Now on to New Years… We had decided to stay over at Andy’s mum’s house on New Years so that she could watch Henry while he slept and we went out. We had no intentions of going into Liverpool and planned just to stay and drink in the New Year at a little pub in Crosby.

I had told Andy that I wanted to get to the pub by 8 PM so that we could get a table. Andy laughed at me and said that would never happen- that it would be too packed by that time. When we arrived there at 7:30 PM the place was practically dead. We found a table in the corner and quite peacefully drank there until midnight having a lovely conversation and a bit of a debate about religion. The pub never got properly busy and I was really disappointed that when midnight struck, nobody was at all bothered. There were no streamers, or hats, or horns and definitely no champagne. I, having had quite a few double vodkas at this point, did a very obnoxious American thing by yelling “5! 4! 3! 2! 1!” with the countdown which only produced a few annoyed looks by the locals. We decided to move on.
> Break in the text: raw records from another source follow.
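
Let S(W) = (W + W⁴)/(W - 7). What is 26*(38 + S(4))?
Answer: -3796/3 ≈ -1265.3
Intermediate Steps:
S(W) = (W + W⁴)/(-7 + W)
26*(38 + S(4)) = 26*(38 + (4 + 4⁴)/(-7 + 4)) = 26*(38 + (4 + 256)/(-3)) = 26*(38 - ⅓*260) = 26*(38 - 260/3) = 26*(-146/3) = -3796/3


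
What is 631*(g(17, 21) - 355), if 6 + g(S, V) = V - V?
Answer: -227791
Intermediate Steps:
g(S, V) = -6 (g(S, V) = -6 + (V - V) = -6 + 0 = -6)
631*(g(17, 21) - 355) = 631*(-6 - 355) = 631*(-361) = -227791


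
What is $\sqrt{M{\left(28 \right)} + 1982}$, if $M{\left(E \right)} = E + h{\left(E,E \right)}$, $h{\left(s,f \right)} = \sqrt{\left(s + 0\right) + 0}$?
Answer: $\sqrt{2010 + 2 \sqrt{7}} \approx 44.892$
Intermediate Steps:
$h{\left(s,f \right)} = \sqrt{s}$ ($h{\left(s,f \right)} = \sqrt{s + 0} = \sqrt{s}$)
$M{\left(E \right)} = E + \sqrt{E}$
$\sqrt{M{\left(28 \right)} + 1982} = \sqrt{\left(28 + \sqrt{28}\right) + 1982} = \sqrt{\left(28 + 2 \sqrt{7}\right) + 1982} = \sqrt{2010 + 2 \sqrt{7}}$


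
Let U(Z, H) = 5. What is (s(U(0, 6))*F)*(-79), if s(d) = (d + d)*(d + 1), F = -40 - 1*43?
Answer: 393420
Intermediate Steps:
F = -83 (F = -40 - 43 = -83)
s(d) = 2*d*(1 + d) (s(d) = (2*d)*(1 + d) = 2*d*(1 + d))
(s(U(0, 6))*F)*(-79) = ((2*5*(1 + 5))*(-83))*(-79) = ((2*5*6)*(-83))*(-79) = (60*(-83))*(-79) = -4980*(-79) = 393420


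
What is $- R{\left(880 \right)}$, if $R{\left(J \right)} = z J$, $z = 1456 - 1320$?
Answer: $-119680$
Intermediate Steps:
$z = 136$ ($z = 1456 - 1320 = 136$)
$R{\left(J \right)} = 136 J$
$- R{\left(880 \right)} = - 136 \cdot 880 = \left(-1\right) 119680 = -119680$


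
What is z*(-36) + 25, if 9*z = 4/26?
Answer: 317/13 ≈ 24.385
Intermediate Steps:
z = 2/117 (z = (4/26)/9 = (4*(1/26))/9 = (1/9)*(2/13) = 2/117 ≈ 0.017094)
z*(-36) + 25 = (2/117)*(-36) + 25 = -8/13 + 25 = 317/13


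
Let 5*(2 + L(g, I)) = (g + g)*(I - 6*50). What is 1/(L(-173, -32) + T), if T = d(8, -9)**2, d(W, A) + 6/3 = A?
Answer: 5/115467 ≈ 4.3302e-5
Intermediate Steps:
d(W, A) = -2 + A
L(g, I) = -2 + 2*g*(-300 + I)/5 (L(g, I) = -2 + ((g + g)*(I - 6*50))/5 = -2 + ((2*g)*(I - 300))/5 = -2 + ((2*g)*(-300 + I))/5 = -2 + (2*g*(-300 + I))/5 = -2 + 2*g*(-300 + I)/5)
T = 121 (T = (-2 - 9)**2 = (-11)**2 = 121)
1/(L(-173, -32) + T) = 1/((-2 - 120*(-173) + (2/5)*(-32)*(-173)) + 121) = 1/((-2 + 20760 + 11072/5) + 121) = 1/(114862/5 + 121) = 1/(115467/5) = 5/115467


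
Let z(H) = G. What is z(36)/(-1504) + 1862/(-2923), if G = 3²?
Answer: -2826755/4396192 ≈ -0.64300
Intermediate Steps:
G = 9
z(H) = 9
z(36)/(-1504) + 1862/(-2923) = 9/(-1504) + 1862/(-2923) = 9*(-1/1504) + 1862*(-1/2923) = -9/1504 - 1862/2923 = -2826755/4396192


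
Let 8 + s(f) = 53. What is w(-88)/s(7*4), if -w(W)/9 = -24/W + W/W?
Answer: -14/55 ≈ -0.25455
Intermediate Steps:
s(f) = 45 (s(f) = -8 + 53 = 45)
w(W) = -9 + 216/W (w(W) = -9*(-24/W + W/W) = -9*(-24/W + 1) = -9*(1 - 24/W) = -9 + 216/W)
w(-88)/s(7*4) = (-9 + 216/(-88))/45 = (-9 + 216*(-1/88))*(1/45) = (-9 - 27/11)*(1/45) = -126/11*1/45 = -14/55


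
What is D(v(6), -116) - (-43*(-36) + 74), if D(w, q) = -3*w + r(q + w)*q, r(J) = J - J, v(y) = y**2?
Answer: -1730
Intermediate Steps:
r(J) = 0
D(w, q) = -3*w (D(w, q) = -3*w + 0*q = -3*w + 0 = -3*w)
D(v(6), -116) - (-43*(-36) + 74) = -3*6**2 - (-43*(-36) + 74) = -3*36 - (1548 + 74) = -108 - 1*1622 = -108 - 1622 = -1730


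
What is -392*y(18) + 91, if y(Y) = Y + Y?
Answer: -14021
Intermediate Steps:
y(Y) = 2*Y
-392*y(18) + 91 = -784*18 + 91 = -392*36 + 91 = -14112 + 91 = -14021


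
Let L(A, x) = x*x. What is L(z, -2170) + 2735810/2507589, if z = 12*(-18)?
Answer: 1686855511130/358227 ≈ 4.7089e+6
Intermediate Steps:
z = -216
L(A, x) = x²
L(z, -2170) + 2735810/2507589 = (-2170)² + 2735810/2507589 = 4708900 + 2735810*(1/2507589) = 4708900 + 390830/358227 = 1686855511130/358227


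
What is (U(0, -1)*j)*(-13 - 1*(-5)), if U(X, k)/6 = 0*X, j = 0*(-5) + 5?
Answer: 0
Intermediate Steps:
j = 5 (j = 0 + 5 = 5)
U(X, k) = 0 (U(X, k) = 6*(0*X) = 6*0 = 0)
(U(0, -1)*j)*(-13 - 1*(-5)) = (0*5)*(-13 - 1*(-5)) = 0*(-13 + 5) = 0*(-8) = 0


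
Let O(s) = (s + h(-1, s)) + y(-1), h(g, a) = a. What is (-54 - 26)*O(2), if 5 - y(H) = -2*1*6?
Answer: -1680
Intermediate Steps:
y(H) = 17 (y(H) = 5 - (-2*1)*6 = 5 - (-2)*6 = 5 - 1*(-12) = 5 + 12 = 17)
O(s) = 17 + 2*s (O(s) = (s + s) + 17 = 2*s + 17 = 17 + 2*s)
(-54 - 26)*O(2) = (-54 - 26)*(17 + 2*2) = -80*(17 + 4) = -80*21 = -1680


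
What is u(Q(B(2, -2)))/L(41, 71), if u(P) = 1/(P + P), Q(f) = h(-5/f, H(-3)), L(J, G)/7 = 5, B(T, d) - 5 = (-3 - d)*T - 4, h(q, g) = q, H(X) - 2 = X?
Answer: 1/350 ≈ 0.0028571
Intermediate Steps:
H(X) = 2 + X
B(T, d) = 1 + T*(-3 - d) (B(T, d) = 5 + ((-3 - d)*T - 4) = 5 + (T*(-3 - d) - 4) = 5 + (-4 + T*(-3 - d)) = 1 + T*(-3 - d))
L(J, G) = 35 (L(J, G) = 7*5 = 35)
Q(f) = -5/f
u(P) = 1/(2*P)
u(Q(B(2, -2)))/L(41, 71) = (1/(2*((-5/(1 - 3*2 - 1*2*(-2))))))/35 = (1/(2*((-5/(1 - 6 + 4)))))*(1/35) = (1/(2*((-5/(-1)))))*(1/35) = (1/(2*((-5*(-1)))))*(1/35) = ((½)/5)*(1/35) = ((½)*(⅕))*(1/35) = (⅒)*(1/35) = 1/350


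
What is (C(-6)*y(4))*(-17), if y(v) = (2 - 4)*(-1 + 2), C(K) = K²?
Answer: 1224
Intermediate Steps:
y(v) = -2 (y(v) = -2*1 = -2)
(C(-6)*y(4))*(-17) = ((-6)²*(-2))*(-17) = (36*(-2))*(-17) = -72*(-17) = 1224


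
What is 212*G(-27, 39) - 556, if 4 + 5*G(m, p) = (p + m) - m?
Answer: 928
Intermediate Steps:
G(m, p) = -⅘ + p/5 (G(m, p) = -⅘ + ((p + m) - m)/5 = -⅘ + ((m + p) - m)/5 = -⅘ + p/5)
212*G(-27, 39) - 556 = 212*(-⅘ + (⅕)*39) - 556 = 212*(-⅘ + 39/5) - 556 = 212*7 - 556 = 1484 - 556 = 928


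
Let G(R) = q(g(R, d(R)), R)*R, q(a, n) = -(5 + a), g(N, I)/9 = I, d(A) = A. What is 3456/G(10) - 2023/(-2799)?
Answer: -3875747/1329525 ≈ -2.9151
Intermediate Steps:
g(N, I) = 9*I
q(a, n) = -5 - a
G(R) = R*(-5 - 9*R) (G(R) = (-5 - 9*R)*R = R*(-5 - 9*R))
3456/G(10) - 2023/(-2799) = 3456/((-1*10*(5 + 9*10))) - 2023/(-2799) = 3456/((-1*10*(5 + 90))) - 2023*(-1/2799) = 3456/((-1*10*95)) + 2023/2799 = 3456/(-950) + 2023/2799 = 3456*(-1/950) + 2023/2799 = -1728/475 + 2023/2799 = -3875747/1329525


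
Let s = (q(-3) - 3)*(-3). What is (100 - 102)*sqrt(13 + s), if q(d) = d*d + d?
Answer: -4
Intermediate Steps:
q(d) = d + d**2 (q(d) = d**2 + d = d + d**2)
s = -9 (s = (-3*(1 - 3) - 3)*(-3) = (-3*(-2) - 3)*(-3) = (6 - 3)*(-3) = 3*(-3) = -9)
(100 - 102)*sqrt(13 + s) = (100 - 102)*sqrt(13 - 9) = -2*sqrt(4) = -2*2 = -4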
In all fairness, there was quite a bit of commotion going on outside in the village center and I saw a bit of streamer debris on the sidewalk. Basically, we missed the party in our quest for a quieter pub. We popped into a more lively bar for one last drink and I again made an ass out of myself by trying to request dance-y songs to the DJ.

“Can you play Blue Monday?” (which probably came out, “canna you plaaaay boo monda?”

“I already played that 3 times tonight.”

“How about Dee-Lite?”

“Played 2 times already.”

“uuuuuuuuuuuuuuuuuuuuuuuuh, Wombats! Play Wombats! Dance Joy Division!” (It’s ‘Let’s Dance to Joy Division’ but I was hammered)

“Yeah, OK.”

So we danced to our Wombats song, downed our drink and got some food at the chippy to end our evening. Hello 2012!